No evidence is forthcoming from even Investigating officer as to whether weapon discovered in the course of investigation was dangerous or not. Panch witness PW 4-Anil Mahadeo Somankar also was not questioned about the length and dimension of the stick discovered from the heap of firewood by the side of house of Khushal. Under these circumstances, the submissions advanced on behalf of the learned Advocate for the appellant that the offence would, at the most, fall under section 323 of the IPC must be accepted as the prosecution has proved by evidence led before the trial Court that the appellant Khushal by his act caused bodily pain to Purushottam and secondly Khushal did such an act with knowledge that it would cause hurt to Purushottam.
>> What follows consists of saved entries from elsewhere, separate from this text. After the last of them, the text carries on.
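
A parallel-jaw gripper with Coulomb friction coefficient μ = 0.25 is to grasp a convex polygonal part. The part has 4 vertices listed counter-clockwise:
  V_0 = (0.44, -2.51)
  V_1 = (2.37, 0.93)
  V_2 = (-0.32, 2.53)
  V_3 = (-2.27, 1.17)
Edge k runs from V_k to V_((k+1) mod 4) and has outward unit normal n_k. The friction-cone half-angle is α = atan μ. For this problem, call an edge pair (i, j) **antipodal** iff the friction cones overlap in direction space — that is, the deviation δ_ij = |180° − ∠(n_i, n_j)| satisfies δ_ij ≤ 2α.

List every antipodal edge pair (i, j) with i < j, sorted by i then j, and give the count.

α = atan 0.25 = 14.04°;  2α = 28.07°
n_0 = (+0.8721, -0.4893)
n_1 = (+0.5112, +0.8595)
n_2 = (-0.5720, +0.8202)
n_3 = (-0.8052, -0.5930)
  (0,1): δ = 91.45°  ·
  (0,2): δ = 25.81°  ✓
  (0,3): δ = 65.66°  ·
  (1,2): δ = 114.36°  ·
  (1,3): δ = 22.89°  ✓
  (2,3): δ = 88.52°  ·
antipodal pairs: 2

count = 2; pairs: (0,2), (1,3)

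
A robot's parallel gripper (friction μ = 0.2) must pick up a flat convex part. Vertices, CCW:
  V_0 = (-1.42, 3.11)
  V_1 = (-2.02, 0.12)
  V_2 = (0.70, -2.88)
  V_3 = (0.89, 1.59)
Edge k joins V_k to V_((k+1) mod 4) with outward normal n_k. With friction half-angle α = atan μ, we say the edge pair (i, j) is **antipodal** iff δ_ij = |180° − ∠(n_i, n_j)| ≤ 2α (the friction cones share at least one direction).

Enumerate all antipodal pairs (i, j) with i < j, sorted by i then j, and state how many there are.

α = atan 0.2 = 11.31°;  2α = 22.62°
n_0 = (-0.9805, +0.1967)
n_1 = (-0.7408, -0.6717)
n_2 = (+0.9991, -0.0425)
n_3 = (+0.5497, +0.8354)
  (0,1): δ = 126.46°  ·
  (0,2): δ = 8.91°  ✓
  (0,3): δ = 68.00°  ·
  (1,2): δ = 44.63°  ·
  (1,3): δ = 14.46°  ✓
  (2,3): δ = 120.91°  ·
antipodal pairs: 2

count = 2; pairs: (0,2), (1,3)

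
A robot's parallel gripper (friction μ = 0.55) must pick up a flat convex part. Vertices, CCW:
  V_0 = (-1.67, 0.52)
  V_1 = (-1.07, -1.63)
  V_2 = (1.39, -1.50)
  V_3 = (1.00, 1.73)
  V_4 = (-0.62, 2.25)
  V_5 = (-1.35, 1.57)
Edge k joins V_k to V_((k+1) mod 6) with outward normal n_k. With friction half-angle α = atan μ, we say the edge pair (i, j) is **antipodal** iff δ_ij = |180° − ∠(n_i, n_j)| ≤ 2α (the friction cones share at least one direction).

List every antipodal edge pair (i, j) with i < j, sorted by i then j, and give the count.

α = atan 0.55 = 28.81°;  2α = 57.62°
n_0 = (-0.9632, -0.2688)
n_1 = (+0.0528, -0.9986)
n_2 = (+0.9928, +0.1199)
n_3 = (+0.3056, +0.9522)
n_4 = (-0.6816, +0.7317)
n_5 = (-0.9566, +0.2915)
  (0,1): δ = 102.57°  ·
  (0,2): δ = 8.71°  ✓
  (0,3): δ = 56.61°  ✓
  (0,4): δ = 117.38°  ·
  (0,5): δ = 147.46°  ·
  (1,2): δ = 86.14°  ·
  (1,3): δ = 20.82°  ✓
  (1,4): δ = 39.94°  ✓
  (1,5): δ = 70.03°  ·
  (2,3): δ = 114.68°  ·
  (2,4): δ = 53.92°  ✓
  (2,5): δ = 23.83°  ✓
  (3,4): δ = 119.23°  ·
  (3,5): δ = 89.15°  ·
  (4,5): δ = 149.92°  ·
antipodal pairs: 6

count = 6; pairs: (0,2), (0,3), (1,3), (1,4), (2,4), (2,5)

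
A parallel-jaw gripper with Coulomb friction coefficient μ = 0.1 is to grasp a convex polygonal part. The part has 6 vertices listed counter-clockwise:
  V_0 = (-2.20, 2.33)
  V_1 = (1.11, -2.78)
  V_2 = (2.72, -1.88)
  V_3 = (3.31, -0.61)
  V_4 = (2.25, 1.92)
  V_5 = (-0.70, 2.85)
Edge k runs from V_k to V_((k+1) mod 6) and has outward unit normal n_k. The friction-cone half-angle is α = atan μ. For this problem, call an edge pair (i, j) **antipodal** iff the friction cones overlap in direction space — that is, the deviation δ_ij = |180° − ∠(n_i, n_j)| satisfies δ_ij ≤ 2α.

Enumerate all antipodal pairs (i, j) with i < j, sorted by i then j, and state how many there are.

α = atan 0.1 = 5.71°;  2α = 11.42°
n_0 = (-0.8393, -0.5437)
n_1 = (+0.4879, -0.8729)
n_2 = (+0.9069, -0.4213)
n_3 = (+0.9223, +0.3864)
n_4 = (+0.3007, +0.9537)
n_5 = (-0.3275, +0.9448)
  (0,1): δ = 93.73°  ·
  (0,2): δ = 57.85°  ·
  (0,3): δ = 10.20°  ✓
  (0,4): δ = 39.57°  ·
  (0,5): δ = 76.19°  ·
  (1,2): δ = 144.12°  ·
  (1,3): δ = 96.47°  ·
  (1,4): δ = 46.70°  ·
  (1,5): δ = 10.09°  ✓
  (2,3): δ = 132.35°  ·
  (2,4): δ = 82.58°  ·
  (2,5): δ = 45.96°  ·
  (3,4): δ = 130.23°  ·
  (3,5): δ = 93.61°  ·
  (4,5): δ = 143.38°  ·
antipodal pairs: 2

count = 2; pairs: (0,3), (1,5)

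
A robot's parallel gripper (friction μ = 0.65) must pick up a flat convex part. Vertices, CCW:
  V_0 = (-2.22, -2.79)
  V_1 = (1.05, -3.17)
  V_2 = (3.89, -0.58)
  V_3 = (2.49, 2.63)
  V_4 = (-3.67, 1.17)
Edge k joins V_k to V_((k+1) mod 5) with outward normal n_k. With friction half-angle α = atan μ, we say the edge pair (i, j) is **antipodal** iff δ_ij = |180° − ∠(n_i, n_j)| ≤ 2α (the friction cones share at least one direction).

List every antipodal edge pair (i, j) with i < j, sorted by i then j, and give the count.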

Whoever causes bodily pain or injury to any person is said to have caused hurt within the meaning of Section 319 of the IPC. No evidence is led as to whether it was simple or grievous hurt and furthermore no evidence was led regarding the weapon of offence as to whether it was dangerous. For all these reasons, the ends of justice would be met if conviction is altered to Section 323 of the IPC instead of Section 324 of the IPC, with retention of sentence of rigorous imprisonment for the period already undergone. The sentence as to payment of amount of fine shall remain the same as ordered by the trial Court. 9. In the result, Appeal is allowed to the aforesaid extent. Order accordingly.